I want a better outcome. As well as more joy in the process.

Thus, I commit to being receptive. I commit to observing with curiosity my reactions as well as the reactions of others experiencing my reactions. I commit to imagining how and where we might broach conversations that lead to greater understanding. I commit to increasing connectedness.

I also commit to continuing to speak, even if it my speech isn’t perfected.

Work in joyful progress.

For more shelter-in-place interpretations of my pre-Covid 2020 vision board, please visit @katietwitwrites on instagram.
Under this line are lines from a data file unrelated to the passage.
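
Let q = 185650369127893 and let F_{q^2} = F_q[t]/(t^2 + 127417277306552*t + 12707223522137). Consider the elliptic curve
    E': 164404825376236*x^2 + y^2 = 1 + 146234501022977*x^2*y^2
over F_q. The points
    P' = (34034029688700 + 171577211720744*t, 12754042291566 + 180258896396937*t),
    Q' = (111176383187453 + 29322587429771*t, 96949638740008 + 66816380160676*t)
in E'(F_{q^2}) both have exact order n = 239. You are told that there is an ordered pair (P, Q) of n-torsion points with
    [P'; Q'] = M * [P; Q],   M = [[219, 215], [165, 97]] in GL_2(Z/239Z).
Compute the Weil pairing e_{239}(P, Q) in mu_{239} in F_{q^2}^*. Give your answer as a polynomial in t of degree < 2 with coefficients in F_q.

Under M = [[219,215],[165,97]] in GL_2(Z/239), e_{239}(P',Q') = e_{239}(P,Q)^(219*97-215*165 mod 239).
So e_{239}(P,Q) = e_{239}(P',Q')^{135}, since 108*135 = 1 mod 239.
Map (x,y)_Ed via u=(1+y)/(1-y), v=(1+y)/((1-y)x) to Montgomery A=10191029545416,B=101963578374749; then to (a',b')=(82537815695502,96750113546581).
8-bit Miller (11101111) on E'/F_{185650369127893} with a'=82537815695502, b'=96750113546581: accumulate tangent/chord ratios at Q'+S and P'+S'.
e_{239}(P',Q') = 32763071675982 + 140452553883603*t.
Finally e_{239}(P,Q) = 37544497439405 + 149773532571819*t.

37544497439405 + 149773532571819*t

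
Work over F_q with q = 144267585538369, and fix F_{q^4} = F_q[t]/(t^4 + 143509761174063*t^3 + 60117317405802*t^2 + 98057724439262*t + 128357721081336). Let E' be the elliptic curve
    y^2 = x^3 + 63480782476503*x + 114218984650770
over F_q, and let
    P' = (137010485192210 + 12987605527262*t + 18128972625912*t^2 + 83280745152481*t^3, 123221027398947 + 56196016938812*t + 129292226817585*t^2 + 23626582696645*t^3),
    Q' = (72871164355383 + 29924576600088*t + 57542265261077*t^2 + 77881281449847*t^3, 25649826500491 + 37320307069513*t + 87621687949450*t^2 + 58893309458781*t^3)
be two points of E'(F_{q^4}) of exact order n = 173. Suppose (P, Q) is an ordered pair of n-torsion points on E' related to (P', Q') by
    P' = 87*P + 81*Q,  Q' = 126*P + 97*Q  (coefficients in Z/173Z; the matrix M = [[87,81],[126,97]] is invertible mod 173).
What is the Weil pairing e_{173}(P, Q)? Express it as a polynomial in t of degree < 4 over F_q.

Since e_{173}(P,P)=e_{173}(Q,Q)=1 and e_{173}(Q,P)=e_{173}(P,Q)^{-1}, expanding e_{173}(87*P + 81*Q,126*P + 97*Q) leaves e(P,Q)^det(M).
Inverting 136 mod 173: 14. Thus e_{173}(P,Q) = e(P',Q')^{14}.
Build f_{173,P'} and f_{173,Q'} via the 8-bit ladder of 173=10101101_2; evaluate at shifted divisors; quotient in F_{144267585538369^4}.
f_P(D_Q)/f_Q(D_P) = 68299689510705 + 87022827683451*t + 55780517279572*t^2 + 129576612405760*t^3.
Raise to 14: e(P,Q) = 7035441545684 + 137504709930344*t + 100584086059114*t^2 + 104278598279194*t^3 in mu_{173}.

7035441545684 + 137504709930344*t + 100584086059114*t^2 + 104278598279194*t^3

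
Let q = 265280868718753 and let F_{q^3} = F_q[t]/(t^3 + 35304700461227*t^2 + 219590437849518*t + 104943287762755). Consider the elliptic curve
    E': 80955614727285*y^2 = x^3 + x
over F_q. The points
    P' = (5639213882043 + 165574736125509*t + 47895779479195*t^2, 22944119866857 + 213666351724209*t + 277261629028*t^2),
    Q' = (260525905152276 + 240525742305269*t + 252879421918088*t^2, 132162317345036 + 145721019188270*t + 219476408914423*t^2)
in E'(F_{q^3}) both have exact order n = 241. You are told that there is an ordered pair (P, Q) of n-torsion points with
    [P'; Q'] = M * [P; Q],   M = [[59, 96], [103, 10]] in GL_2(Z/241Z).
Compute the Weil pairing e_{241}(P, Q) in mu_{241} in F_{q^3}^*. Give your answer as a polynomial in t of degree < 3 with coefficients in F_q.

e_{241}(aP+bQ,cP+dQ) = e_{241}(P,Q)^(ad-bc); with (a,b,c,d)=(59,96,103,10) this gives the det-241 law.
det M = 59*10 - 96*103 = -9298 = 101 (mod 241); 101^{-1} = 105 (mod 241).
Set x_W=2954919114553*u, y_W=2954919114553*v; then E': y_W^2=x_W^3+78227797656695*x_W.
Miller loop for e_{241} over F_{265280868718753^3}: bits of 241 = 11110001; 7 double steps + 4 add steps, l/v at each.
Result: e(P',Q') = 100957914995047 + 211456046127852*t + 223493327699994*t^2.
Hence e(P,Q) = 32042132321982 + 57778112405944*t + 209062343170950*t^2 in F_{265280868718753^3}^*.

32042132321982 + 57778112405944*t + 209062343170950*t^2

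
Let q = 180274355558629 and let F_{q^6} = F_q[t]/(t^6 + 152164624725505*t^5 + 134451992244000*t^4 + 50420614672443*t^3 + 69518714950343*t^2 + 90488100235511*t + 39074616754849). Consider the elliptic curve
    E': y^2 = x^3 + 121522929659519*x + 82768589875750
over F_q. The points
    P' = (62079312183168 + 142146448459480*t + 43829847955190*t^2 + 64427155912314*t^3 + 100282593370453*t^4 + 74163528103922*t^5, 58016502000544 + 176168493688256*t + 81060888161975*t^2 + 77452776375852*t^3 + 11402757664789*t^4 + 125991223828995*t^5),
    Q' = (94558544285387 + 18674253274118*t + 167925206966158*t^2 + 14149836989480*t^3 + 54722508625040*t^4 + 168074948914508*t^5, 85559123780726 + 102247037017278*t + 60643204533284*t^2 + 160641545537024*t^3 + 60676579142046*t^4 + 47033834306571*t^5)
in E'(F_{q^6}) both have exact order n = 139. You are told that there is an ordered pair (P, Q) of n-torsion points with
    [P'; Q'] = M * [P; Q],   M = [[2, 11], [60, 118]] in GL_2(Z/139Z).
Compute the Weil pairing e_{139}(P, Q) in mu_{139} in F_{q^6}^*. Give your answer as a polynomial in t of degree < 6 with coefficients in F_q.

99806639329731 + 73917364746523*t + 45129900746877*t^2 + 51255131296354*t^3 + 96108294873493*t^4 + 113476154468372*t^5

Under M = [[2,11],[60,118]] in GL_2(Z/139), e_{139}(P',Q') = e_{139}(P,Q)^(2*118-11*60 mod 139).
det(M) mod 139 = 132; its inverse in (Z/139)^* is 119 (check: 132*119 mod 139 = 1).
n = 139 = (10001011)_2 (8 bits, wt 4); accumulate f_{139,P'}(Q'+S)/f_{139,P'}(S) along the 7-step ladder.
The quotient is 31837099547133 + 22598021355240*t + 77926925008165*t^2 + 73066298924539*t^3 + 26933028770126*t^4 + 55540736555492*t^5.
(31837099547133 + 22598021355240*t + 77926925008165*t^2 + 73066298924539*t^3 + 26933028770126*t^4 + 55540736555492*t^5)^{119} mod (180274355558629,f) = 99806639329731 + 73917364746523*t + 45129900746877*t^2 + 51255131296354*t^3 + 96108294873493*t^4 + 113476154468372*t^5.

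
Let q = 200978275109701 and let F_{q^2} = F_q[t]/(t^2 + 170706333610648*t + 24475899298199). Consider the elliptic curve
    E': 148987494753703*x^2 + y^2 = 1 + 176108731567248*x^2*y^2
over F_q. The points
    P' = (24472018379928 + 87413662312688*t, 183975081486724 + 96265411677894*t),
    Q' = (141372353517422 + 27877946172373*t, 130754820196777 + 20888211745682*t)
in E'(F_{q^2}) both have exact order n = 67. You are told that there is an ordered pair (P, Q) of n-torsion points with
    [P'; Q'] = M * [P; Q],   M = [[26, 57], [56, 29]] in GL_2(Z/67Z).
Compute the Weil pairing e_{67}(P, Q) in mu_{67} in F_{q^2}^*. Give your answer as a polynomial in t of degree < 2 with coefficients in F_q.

e_{67} is bilinear + alternating on E[67], so e_{67}(26*P + 57*Q, 56*P + 29*Q) = e_{67}(P,Q)^(26*29-57*56).
det(M) mod 67 = 41; its inverse in (Z/67)^* is 18 (check: 41*18 mod 67 = 1).
Map (x,y)_Ed via u=(1+y)/(1-y), v=(1+y)/((1-y)x) to Montgomery A=53638916302155,B=168551026403757; then to (a',b')=(79966093213557,169000830044483).
Build f_{67,P'} and f_{67,Q'} via the 7-bit ladder of 67=1000011_2; evaluate at shifted divisors; quotient in F_{200978275109701^2}.
Result: e(P',Q') = 173463621801460 + 29323981083444*t.
e_{67}(P,Q) = (173463621801460 + 29323981083444*t)^{18} = 34085115346882 + 69976978959261*t.

34085115346882 + 69976978959261*t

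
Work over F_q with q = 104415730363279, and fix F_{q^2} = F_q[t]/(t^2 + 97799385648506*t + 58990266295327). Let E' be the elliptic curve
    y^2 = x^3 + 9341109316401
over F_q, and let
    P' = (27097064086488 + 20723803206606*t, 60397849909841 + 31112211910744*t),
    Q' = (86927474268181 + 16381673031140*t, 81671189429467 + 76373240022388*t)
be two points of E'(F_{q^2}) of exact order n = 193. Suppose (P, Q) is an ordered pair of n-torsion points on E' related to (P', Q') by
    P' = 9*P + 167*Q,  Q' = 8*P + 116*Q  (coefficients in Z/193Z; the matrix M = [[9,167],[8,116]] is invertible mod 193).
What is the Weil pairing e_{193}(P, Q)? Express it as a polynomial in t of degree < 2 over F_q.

e_{193} is bilinear + alternating on E[193], so e_{193}(9*P + 167*Q, 8*P + 116*Q) = e_{193}(P,Q)^(9*116-167*8).
9*116 - 167*8 = -292; reduced mod 193: det = 94, inverse 154.
Run Miller on y^2=x^3+9341109316401 over F_{104415730363279}: ladder 11000001 (8 bits); e = f_P(D_Q)/f_Q(D_P).
Miller gives e_{193}(P',Q') = 5774296294938 + 46347955070330*t in F_{104415730363279^2}.
Hence e(P,Q) = 10651455573285 + 84627374524198*t in F_{104415730363279^2}^*.

10651455573285 + 84627374524198*t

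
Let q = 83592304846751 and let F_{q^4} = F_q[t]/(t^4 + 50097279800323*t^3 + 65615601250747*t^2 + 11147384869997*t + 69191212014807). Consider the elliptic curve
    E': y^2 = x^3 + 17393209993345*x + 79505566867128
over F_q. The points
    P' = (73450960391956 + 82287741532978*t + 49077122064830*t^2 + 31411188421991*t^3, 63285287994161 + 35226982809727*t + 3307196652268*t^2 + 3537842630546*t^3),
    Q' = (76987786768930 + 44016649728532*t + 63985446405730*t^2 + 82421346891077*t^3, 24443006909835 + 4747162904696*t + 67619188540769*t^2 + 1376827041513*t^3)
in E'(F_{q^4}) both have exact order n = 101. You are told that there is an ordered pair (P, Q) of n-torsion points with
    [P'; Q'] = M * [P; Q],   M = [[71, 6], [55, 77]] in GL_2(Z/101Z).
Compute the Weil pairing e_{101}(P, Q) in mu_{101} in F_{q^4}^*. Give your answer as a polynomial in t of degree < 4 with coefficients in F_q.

16448512243314 + 60192914396159*t + 458588812592*t^2 + 61266074038199*t^3

e_{101}(aP+bQ,cP+dQ) = e_{101}(P,Q)^(ad-bc); with (a,b,c,d)=(71,6,55,77) this gives the det-101 law.
So e_{101}(P,Q) = e_{101}(P',Q')^{36}, since 87*36 = 1 mod 101.
Build f_{101,P'} and f_{101,Q'} via the 7-bit ladder of 101=1100101_2; evaluate at shifted divisors; quotient in F_{83592304846751^4}.
e_{101}(P',Q') = 12296222471304 + 12876649543893*t + 17707280590152*t^2 + 3593780482276*t^3.
(12296222471304 + 12876649543893*t + 17707280590152*t^2 + 3593780482276*t^3)^{36} mod (83592304846751,f) = 16448512243314 + 60192914396159*t + 458588812592*t^2 + 61266074038199*t^3.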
the still, small voice of love

Holy shit. She’s done it again. 

I sat down to prepare for a sophomore conversation call, one in which a guide from the high school meets with my husband, myself and our soon-to-be a Junior son to reflect upon the first half of high school and make goals for the second half. I, of course, had my journal in one hand and a list of questions to contemplate in the other. My son, lounging in front of the TV, had his phone in one hand and a video game controller in the other. I sighed, let him be, and picked up my dinging phone alerting me that new grades had been posted. I don’t always click, but it being so close to the end of the semester and minutes before the reflection call, I did. It wasn’t the course grades that caught my attention, it was the “effort grades”. 

B effort! 

That lit me up. We’d been home for 8 weeks and school has pretty much been his only obligation! I immediately blasted out a text to him saying that I was feeling disgusted and that I’d prefer lower course grades and A effort to this average display of attention. I followed that up with a tattle call to my husband. It wasn’t until I was in the middle of texting a friend to ask if was I being/expecting too much that I snapped back into real time and space and admitted to myself that I had the answers within, and the yuckiness I was feeling and wanting to discharge was in direct relation to the real conflict at hand: the pressure I was putting on him was the same pressure I’ve been trying so desperately to shake off myself. I was literally planting the same voice in his head that I’ve been trying my damnedest to quiet. 

Do more!

Do better!

Prove yourself! 

I deleted the text and opened the zoom call. Our talented guide started our conversation with this poem-prayer by Henri Nouwen:

Many voices ask for our attention. There is a voice that says, “Prove that you are a good person.” Another voice says, “You’d better be ashamed of yourself.” There also is a voice that says, “Nobody really cares about you,” and one that says, “Be sure to become successful, popular, and powerful.” But underneath all these often very noisy voices is a still, small voice that says, “You are my Beloved, my favor rests on you.” That’s the voice we need most of all to hear. To hear that voice, however, requires special effort; it requires solitude, silence, and a strong determination to listen.

I really appreciate when the universe puts me in my place so quickly and decisively with her magic ways. (I hear you!) And I recommit myself to solitude, silence and a strong determination to listen — to both gentle and not-so-gentle reminders (this one was gentle, thank you) and to my kids when I pause long enough to ask them questions of the “are you okay with this feedback?” sort.